Curiosas fueron las respuestas de los allí presentes ya que había bastantes caras de emoción y sorpresa acompañadas por alguna expresión de pánico.

Al finalizar la cabalgata uno aún se sentía con energía y la sensación de haber hecho un buen trabajo.

Paloma Escribano

Estamos en clase de Kung Fu cuando Manolo Mazón nos propuso preparar la Danza del León Chino, para llevarla en la Cabalgata de los Reyes Magos de Valladolid 2008 ; dudas, miradas de asombro…¿nosotros….? ¿la danza del León….?.

Manolo controla con maestría la situación y nos convence; “sois capaces de hacerlo”, y sus palabras actúan como un revulsivo.

Quedan pocos días y hay que trabajar duro pero el espíritu de escuela funciona. Aquí nada de especialistas, todos aprendemos a hacer de todo -llevar el León, tocar los instrumentos- y nos apoyamos unos en otros , aportamos ideas y dejamos a un lado cansancio, dolores…y dudas.

Es 5 de enero, llegó la hora de la verdad, ya estamos aquí.
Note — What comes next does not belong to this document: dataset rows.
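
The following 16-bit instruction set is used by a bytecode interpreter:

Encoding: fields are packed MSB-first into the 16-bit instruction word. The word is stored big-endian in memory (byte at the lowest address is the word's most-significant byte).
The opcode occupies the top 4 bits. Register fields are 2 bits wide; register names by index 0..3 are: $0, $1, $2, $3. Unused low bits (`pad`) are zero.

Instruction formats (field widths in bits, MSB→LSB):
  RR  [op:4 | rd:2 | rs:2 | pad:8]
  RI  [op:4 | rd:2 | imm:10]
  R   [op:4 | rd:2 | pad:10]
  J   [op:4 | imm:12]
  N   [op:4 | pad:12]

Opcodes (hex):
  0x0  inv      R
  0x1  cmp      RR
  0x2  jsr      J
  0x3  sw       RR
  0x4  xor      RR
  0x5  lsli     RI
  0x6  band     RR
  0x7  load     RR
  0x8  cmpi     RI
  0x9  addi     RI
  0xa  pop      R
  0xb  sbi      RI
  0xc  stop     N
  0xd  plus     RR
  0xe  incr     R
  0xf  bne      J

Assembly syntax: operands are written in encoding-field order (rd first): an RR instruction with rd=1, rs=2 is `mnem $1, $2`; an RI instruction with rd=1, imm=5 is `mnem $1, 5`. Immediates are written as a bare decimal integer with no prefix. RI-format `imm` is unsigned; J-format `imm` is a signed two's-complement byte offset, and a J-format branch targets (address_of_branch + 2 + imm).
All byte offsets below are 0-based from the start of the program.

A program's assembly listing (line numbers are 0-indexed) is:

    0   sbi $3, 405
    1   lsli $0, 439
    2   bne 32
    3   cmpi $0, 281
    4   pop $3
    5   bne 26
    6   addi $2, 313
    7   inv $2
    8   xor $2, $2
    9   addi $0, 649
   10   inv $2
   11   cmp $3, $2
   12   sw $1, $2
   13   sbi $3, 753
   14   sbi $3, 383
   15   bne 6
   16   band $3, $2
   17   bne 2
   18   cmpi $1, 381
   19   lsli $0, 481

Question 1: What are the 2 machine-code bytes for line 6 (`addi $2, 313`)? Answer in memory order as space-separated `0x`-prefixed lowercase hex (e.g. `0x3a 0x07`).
0x99 0x39

L6: addi op=0x9:4|rd=2:2|imm=313:10 ⇒ 0x9939 ⇒ big 99 39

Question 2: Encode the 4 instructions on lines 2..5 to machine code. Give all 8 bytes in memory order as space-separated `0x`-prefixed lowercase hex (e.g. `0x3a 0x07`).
0xf0 0x20 0x81 0x19 0xac 0x00 0xf0 0x1a

line 2 (bne): pack op=0xf:4|imm=32:12 = 0xf020; big→ f0 20
line 3 (cmpi): pack op=0x8:4|rd=0:2|imm=281:10 = 0x8119; big→ 81 19
line 4 (pop): pack op=0xa:4|rd=3:2|pad=0:10 = 0xac00; big→ ac 00
line 5 (bne): pack op=0xf:4|imm=26:12 = 0xf01a; big→ f0 1a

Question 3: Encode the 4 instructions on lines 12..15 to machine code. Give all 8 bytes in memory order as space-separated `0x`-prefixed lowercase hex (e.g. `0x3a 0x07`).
L12: sw op=0x3:4|rd=1:2|rs=2:2|pad=0:8 ⇒ 0x3600 ⇒ big 36 00
L13: sbi op=0xb:4|rd=3:2|imm=753:10 ⇒ 0xbef1 ⇒ big be f1
L14: sbi op=0xb:4|rd=3:2|imm=383:10 ⇒ 0xbd7f ⇒ big bd 7f
L15: bne op=0xf:4|imm=6:12 ⇒ 0xf006 ⇒ big f0 06

0x36 0x00 0xbe 0xf1 0xbd 0x7f 0xf0 0x06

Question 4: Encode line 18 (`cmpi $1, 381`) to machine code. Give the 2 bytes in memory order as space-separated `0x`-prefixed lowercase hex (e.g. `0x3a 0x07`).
18. cmpi fields op=0x8:4|rd=1:2|imm=381:10 → word 857dh → 85 7d

0x85 0x7d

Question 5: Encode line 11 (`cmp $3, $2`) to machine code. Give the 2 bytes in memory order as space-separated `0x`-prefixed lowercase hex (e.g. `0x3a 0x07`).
L11: cmp op=0x1:4|rd=3:2|rs=2:2|pad=0:8 ⇒ 0x1e00 ⇒ big 1e 00

0x1e 0x00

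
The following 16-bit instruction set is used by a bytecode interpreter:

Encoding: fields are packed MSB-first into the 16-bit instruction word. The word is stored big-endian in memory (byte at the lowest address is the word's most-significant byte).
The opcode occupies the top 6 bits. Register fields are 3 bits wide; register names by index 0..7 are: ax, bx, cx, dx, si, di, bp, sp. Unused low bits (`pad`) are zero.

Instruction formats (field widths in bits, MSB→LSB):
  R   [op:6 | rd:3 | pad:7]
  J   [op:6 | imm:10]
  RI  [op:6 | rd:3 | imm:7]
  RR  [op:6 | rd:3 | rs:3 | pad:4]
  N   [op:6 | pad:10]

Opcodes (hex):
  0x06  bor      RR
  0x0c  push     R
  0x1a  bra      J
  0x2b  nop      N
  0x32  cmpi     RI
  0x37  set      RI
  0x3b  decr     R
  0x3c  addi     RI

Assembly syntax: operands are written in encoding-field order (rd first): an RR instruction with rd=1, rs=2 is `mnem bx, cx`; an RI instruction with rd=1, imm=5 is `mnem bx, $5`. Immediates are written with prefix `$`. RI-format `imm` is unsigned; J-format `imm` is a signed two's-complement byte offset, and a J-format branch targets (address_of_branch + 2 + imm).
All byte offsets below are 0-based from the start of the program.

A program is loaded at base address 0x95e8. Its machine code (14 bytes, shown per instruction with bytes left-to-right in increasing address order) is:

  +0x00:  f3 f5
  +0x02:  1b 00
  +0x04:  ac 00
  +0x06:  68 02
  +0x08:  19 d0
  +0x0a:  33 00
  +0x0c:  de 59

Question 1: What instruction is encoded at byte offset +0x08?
@+08  big-endian(19 d0) = 0x19d0
  op=0x19d0>>10=0x6 ⇒ bor (RR)
  [9:7] rd=3 = dx
  [6:4] rs=5 = di

bor dx, di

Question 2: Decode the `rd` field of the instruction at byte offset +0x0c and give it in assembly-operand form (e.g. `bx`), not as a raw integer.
si

off 0x0c: read de 59 as big → 0xde59
  op=0xde59>>10=0x37 ⇒ set (RI)
  rd@[9:7]=0x4 ⇒ si
  imm@[6:0]=0x59 ⇒ $89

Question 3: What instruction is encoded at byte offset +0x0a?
push bp

+0x0a: 33 00 ⇒ word 0x3300 (big)
  op=0x3300>>10=0xc ⇒ push (R)
  rd@[9:7]=0x6 ⇒ bp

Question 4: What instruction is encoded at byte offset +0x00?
addi sp, $117

[00] f3 f5 → 0xf3f5
  top 6b → 0x3c → addi [RI]
  rd: (w>>7)&0x7=0x7 → sp
  imm: (w>>0)&0x7f=0x75 → $117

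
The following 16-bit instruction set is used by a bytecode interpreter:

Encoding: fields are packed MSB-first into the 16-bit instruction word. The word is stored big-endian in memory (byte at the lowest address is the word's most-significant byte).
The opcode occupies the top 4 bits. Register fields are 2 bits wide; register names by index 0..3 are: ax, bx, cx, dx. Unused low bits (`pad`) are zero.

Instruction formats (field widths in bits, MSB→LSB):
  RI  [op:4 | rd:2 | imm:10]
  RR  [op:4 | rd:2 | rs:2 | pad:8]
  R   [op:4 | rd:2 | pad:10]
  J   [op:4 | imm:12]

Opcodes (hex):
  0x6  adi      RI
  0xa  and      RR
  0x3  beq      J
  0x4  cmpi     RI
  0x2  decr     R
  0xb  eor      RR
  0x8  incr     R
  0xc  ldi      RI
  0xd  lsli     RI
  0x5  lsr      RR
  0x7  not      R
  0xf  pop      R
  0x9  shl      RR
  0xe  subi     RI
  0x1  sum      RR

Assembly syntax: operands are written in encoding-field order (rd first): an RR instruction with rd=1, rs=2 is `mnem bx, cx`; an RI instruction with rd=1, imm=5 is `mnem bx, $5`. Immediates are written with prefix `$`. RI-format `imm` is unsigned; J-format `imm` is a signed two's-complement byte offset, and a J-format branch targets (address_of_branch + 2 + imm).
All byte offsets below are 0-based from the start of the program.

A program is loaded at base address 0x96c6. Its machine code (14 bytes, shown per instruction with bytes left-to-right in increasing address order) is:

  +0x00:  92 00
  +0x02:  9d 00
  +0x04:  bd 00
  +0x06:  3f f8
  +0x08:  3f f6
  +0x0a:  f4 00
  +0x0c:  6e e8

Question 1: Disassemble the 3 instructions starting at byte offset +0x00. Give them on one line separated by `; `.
shl ax, cx; shl dx, bx; eor dx, bx

[00] 92 00 → 0x9200
  top 4b → 0x9 → shl [RR]
  rd@[11:10]=0x0 ⇒ ax
  rs@[9:8]=0x2 ⇒ cx
[02] 9d 00 → 0x9d00
  top 4b → 0x9 → shl [RR]
  rd@[11:10]=0x3 ⇒ dx
  rs@[9:8]=0x1 ⇒ bx
[04] bd 00 → 0xbd00
  top 4b → 0xb → eor [RR]
  rd@[11:10]=0x3 ⇒ dx
  rs@[9:8]=0x1 ⇒ bx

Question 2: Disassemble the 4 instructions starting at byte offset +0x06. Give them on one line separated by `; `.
beq $-8; beq $-10; pop bx; adi dx, $744

@+06  big-endian(3f f8) = 0x3ff8
  opcode bits[15:12]=0x3: beq/J
  [11:0] imm=4088 (s12→-8) = $-8
@+08  big-endian(3f f6) = 0x3ff6
  opcode bits[15:12]=0x3: beq/J
  [11:0] imm=4086 (s12→-10) = $-10
@+0a  big-endian(f4 00) = 0xf400
  opcode bits[15:12]=0xf: pop/R
  [11:10] rd=1 = bx
@+0c  big-endian(6e e8) = 0x6ee8
  opcode bits[15:12]=0x6: adi/RI
  [11:10] rd=3 = dx
  [9:0] imm=744 = $744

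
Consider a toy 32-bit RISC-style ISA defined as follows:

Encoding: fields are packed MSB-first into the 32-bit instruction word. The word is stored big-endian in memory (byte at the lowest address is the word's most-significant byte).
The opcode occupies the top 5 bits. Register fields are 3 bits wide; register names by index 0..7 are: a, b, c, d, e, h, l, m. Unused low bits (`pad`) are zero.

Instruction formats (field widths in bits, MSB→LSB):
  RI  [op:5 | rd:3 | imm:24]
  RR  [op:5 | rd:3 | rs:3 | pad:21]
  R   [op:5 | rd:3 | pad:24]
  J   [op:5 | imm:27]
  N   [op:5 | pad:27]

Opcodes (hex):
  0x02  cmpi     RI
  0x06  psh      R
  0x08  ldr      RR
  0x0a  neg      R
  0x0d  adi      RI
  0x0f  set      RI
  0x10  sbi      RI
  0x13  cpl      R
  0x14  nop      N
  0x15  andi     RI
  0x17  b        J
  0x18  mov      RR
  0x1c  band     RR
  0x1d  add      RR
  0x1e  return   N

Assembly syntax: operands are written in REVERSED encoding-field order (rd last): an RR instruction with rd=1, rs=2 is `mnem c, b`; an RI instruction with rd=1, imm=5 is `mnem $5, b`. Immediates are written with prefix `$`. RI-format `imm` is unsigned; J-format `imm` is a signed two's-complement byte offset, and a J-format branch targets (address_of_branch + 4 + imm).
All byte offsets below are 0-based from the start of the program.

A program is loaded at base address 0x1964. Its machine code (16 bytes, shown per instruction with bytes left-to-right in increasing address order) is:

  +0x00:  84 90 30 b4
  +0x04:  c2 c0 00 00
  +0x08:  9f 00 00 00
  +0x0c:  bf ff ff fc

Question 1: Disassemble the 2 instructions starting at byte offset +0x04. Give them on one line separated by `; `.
[04] c2 c0 00 00 → 0xc2c00000
  top 5b → 0x18 → mov [RR]
  [26:24] rd=2 = c
  [23:21] rs=6 = l
[08] 9f 00 00 00 → 0x9f000000
  top 5b → 0x13 → cpl [R]
  [26:24] rd=7 = m

mov l, c; cpl m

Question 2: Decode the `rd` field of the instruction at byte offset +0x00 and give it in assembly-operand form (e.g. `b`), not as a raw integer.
+0x00: 84 90 30 b4 ⇒ word 0x849030b4 (big)
  top 5b → 0x10 → sbi [RI]
  [26:24] rd=4 = e
  [23:0] imm=9449652 = $9449652

e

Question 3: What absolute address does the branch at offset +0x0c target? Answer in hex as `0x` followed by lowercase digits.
off 0x0c: read bf ff ff fc as big → 0xbffffffc
  top 5b → 0x17 → b [J]
  imm: (w>>0)&0x7ffffff=0x7fffffc (s27→-4) → $-4
  target = base 0x1964 + off 0x0c + 4 + imm -4 = 0x1970

0x1970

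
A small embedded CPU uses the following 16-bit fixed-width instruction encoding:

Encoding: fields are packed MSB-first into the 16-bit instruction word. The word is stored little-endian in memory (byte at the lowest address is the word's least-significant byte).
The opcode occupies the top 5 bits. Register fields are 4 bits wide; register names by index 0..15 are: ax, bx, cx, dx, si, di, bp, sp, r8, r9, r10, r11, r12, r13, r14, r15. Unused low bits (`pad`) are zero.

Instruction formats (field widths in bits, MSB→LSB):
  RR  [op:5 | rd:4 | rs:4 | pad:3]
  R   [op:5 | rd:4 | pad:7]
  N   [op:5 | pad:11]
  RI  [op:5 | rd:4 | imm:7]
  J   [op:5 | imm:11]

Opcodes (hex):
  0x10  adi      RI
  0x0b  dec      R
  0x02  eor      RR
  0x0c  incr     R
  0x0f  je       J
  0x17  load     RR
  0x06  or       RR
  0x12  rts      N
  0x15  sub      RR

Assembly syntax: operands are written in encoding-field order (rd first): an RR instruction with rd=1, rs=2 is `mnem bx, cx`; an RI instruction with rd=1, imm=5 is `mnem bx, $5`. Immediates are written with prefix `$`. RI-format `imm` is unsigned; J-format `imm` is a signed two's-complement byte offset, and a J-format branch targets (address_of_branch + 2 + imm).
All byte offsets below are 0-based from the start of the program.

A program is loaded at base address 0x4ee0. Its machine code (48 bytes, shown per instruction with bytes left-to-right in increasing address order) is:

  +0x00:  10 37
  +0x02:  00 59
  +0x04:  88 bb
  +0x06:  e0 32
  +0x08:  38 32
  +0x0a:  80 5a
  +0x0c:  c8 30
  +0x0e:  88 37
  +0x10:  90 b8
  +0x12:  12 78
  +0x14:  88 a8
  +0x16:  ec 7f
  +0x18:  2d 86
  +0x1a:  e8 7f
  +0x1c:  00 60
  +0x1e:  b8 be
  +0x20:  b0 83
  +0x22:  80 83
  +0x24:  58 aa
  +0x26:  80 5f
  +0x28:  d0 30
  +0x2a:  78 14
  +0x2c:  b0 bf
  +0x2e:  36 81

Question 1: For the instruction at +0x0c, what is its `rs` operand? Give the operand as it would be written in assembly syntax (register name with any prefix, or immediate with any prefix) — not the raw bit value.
off 0x0c: read c8 30 as little → 0x30c8
  opcode bits[15:11]=0x6: or/RR
  rd@[10:7]=0x1 ⇒ bx
  rs@[6:3]=0x9 ⇒ r9

r9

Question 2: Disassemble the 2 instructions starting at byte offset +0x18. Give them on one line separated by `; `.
@+18  little-endian(2d 86) = 0x862d
  opcode bits[15:11]=0x10: adi/RI
  rd@[10:7]=0xc ⇒ r12
  imm@[6:0]=0x2d ⇒ $45
@+1a  little-endian(e8 7f) = 0x7fe8
  opcode bits[15:11]=0xf: je/J
  imm@[10:0]=0x7e8 (s11→-24) ⇒ $-24

adi r12, $45; je $-24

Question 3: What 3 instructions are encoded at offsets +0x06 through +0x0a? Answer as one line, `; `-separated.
[06] e0 32 → 0x32e0
  op=0x32e0>>11=0x6 ⇒ or (RR)
  rd@[10:7]=0x5 ⇒ di
  rs@[6:3]=0xc ⇒ r12
[08] 38 32 → 0x3238
  op=0x3238>>11=0x6 ⇒ or (RR)
  rd@[10:7]=0x4 ⇒ si
  rs@[6:3]=0x7 ⇒ sp
[0a] 80 5a → 0x5a80
  op=0x5a80>>11=0xb ⇒ dec (R)
  rd@[10:7]=0x5 ⇒ di

or di, r12; or si, sp; dec di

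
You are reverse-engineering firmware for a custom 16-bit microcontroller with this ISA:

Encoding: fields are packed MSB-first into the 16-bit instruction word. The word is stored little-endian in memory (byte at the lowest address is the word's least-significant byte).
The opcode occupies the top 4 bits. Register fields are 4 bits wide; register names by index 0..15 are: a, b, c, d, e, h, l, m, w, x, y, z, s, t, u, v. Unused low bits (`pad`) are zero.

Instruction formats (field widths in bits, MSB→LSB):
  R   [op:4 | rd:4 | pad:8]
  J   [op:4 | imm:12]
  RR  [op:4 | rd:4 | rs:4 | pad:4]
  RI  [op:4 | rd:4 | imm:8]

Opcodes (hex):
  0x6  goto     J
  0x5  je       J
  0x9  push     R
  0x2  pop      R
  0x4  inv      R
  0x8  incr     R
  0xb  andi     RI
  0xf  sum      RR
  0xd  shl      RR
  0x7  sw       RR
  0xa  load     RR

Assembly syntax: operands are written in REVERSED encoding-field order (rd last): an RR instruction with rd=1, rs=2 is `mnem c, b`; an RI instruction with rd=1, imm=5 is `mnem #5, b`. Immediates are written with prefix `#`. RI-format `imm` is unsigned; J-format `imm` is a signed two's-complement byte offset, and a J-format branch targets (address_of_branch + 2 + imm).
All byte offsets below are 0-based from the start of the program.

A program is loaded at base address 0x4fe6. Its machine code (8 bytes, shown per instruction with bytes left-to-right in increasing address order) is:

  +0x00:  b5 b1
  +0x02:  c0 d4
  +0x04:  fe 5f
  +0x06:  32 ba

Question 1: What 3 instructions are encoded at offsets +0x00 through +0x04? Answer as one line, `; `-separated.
andi #181, b; shl s, e; je #-2

[00] b5 b1 → 0xb1b5
  top 4b → 0xb → andi [RI]
  rd: (w>>8)&0xf=0x1 → b
  imm: (w>>0)&0xff=0xb5 → #181
[02] c0 d4 → 0xd4c0
  top 4b → 0xd → shl [RR]
  rd: (w>>8)&0xf=0x4 → e
  rs: (w>>4)&0xf=0xc → s
[04] fe 5f → 0x5ffe
  top 4b → 0x5 → je [J]
  imm: (w>>0)&0xfff=0xffe (s12→-2) → #-2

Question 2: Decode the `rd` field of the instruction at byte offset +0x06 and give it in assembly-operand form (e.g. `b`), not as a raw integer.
@+06  little-endian(32 ba) = 0xba32
  op=0xba32>>12=0xb ⇒ andi (RI)
  rd@[11:8]=0xa ⇒ y
  imm@[7:0]=0x32 ⇒ #50

y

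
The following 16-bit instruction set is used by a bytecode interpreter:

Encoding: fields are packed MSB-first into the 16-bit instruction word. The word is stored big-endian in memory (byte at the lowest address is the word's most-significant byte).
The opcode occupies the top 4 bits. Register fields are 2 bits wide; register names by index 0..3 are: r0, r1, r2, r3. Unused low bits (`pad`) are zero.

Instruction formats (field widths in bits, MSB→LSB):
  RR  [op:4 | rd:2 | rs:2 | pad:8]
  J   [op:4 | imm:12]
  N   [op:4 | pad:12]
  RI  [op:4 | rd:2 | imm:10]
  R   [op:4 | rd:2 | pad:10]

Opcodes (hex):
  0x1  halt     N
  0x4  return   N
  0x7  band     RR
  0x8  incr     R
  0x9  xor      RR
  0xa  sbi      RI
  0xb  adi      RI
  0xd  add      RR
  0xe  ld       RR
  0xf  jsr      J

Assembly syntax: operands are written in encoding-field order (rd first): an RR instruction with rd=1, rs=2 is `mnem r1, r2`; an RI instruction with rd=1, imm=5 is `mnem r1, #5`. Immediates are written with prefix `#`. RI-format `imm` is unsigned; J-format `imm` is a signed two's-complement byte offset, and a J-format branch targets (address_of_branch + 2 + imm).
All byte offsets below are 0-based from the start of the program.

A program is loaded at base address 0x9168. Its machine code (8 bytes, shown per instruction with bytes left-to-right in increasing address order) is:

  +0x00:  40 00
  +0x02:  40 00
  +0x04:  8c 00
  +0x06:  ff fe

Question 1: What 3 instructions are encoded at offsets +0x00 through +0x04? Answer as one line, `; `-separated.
off 0x00: read 40 00 as big → 0x4000
  top 4b → 0x4 → return [N]
off 0x02: read 40 00 as big → 0x4000
  top 4b → 0x4 → return [N]
off 0x04: read 8c 00 as big → 0x8c00
  top 4b → 0x8 → incr [R]
  [11:10] rd=3 = r3

return; return; incr r3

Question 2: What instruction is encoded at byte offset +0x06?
jsr #-2

off 0x06: read ff fe as big → 0xfffe
  top 4b → 0xf → jsr [J]
  imm: (w>>0)&0xfff=0xffe (s12→-2) → #-2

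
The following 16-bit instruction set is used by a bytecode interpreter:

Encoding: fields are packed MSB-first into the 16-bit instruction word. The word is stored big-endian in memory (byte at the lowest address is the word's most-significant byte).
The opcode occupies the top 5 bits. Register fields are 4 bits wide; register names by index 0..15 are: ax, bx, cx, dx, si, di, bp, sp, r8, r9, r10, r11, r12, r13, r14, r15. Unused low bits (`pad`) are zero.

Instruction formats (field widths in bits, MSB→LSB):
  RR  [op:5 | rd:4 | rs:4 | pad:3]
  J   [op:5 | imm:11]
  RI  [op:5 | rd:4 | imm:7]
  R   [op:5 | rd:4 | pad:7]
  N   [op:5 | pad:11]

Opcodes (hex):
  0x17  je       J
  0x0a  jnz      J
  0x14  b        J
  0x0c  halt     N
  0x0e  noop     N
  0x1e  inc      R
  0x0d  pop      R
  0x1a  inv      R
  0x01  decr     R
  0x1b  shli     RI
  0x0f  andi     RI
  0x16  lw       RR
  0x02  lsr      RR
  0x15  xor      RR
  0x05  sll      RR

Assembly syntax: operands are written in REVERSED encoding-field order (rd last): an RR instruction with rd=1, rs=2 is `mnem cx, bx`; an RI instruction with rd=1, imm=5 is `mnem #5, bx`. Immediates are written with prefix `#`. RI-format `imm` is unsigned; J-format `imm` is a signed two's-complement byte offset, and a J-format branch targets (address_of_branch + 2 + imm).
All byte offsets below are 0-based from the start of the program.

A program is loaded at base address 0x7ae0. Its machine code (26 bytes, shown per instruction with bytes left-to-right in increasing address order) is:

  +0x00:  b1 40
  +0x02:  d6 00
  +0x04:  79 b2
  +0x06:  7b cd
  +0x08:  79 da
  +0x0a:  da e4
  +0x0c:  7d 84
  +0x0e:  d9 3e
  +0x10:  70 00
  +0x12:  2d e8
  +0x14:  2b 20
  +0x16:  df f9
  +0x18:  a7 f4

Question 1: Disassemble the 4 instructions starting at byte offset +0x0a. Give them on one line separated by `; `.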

Vamos calentando, cada uno ocupa su puesto y, de pronto, en medio del infernal ruido se escucha una voz, “venga, hay que empezar con fuerza”. Las palabras de Manolo Mazón han llegado a nuestros oídos como si el resto de voces y gritos no existiera.

Los Leones toman vida e inician su caminar; empezamos con miedo, dudosos, pero se produce el instante mágico; la música, la gente, los niños que te llaman para tocar los leones entre miedo, curiosidad y cariño.

Sus miradas, el ambiente, el sentirnos apoyados unos en otros –sin duda el fruto de muchas horas de entrenamiento- hace que cada vez nuestros dos Leones tengan más fuerza, más vida.

Llega el final casi sin darnos cuenta, la excitación ha vencido al cansancio durante todo el recorrido. Junto a mis compañeros Alex, Iván, Carlos, Maxi Jaime, Miguel, Alberto, Esther, Estefanía, Mari y Laura, inicio el regreso al gimnasio. Nos sentimos bien, hemos sido capaces de hacerlo y al tiempo pudimos regalar alegría e ilusión.

Nunca pensamos que nuestros dos Leones –porque ya los sentimos un poco como nuestros- nos podrían ofrecer tanto.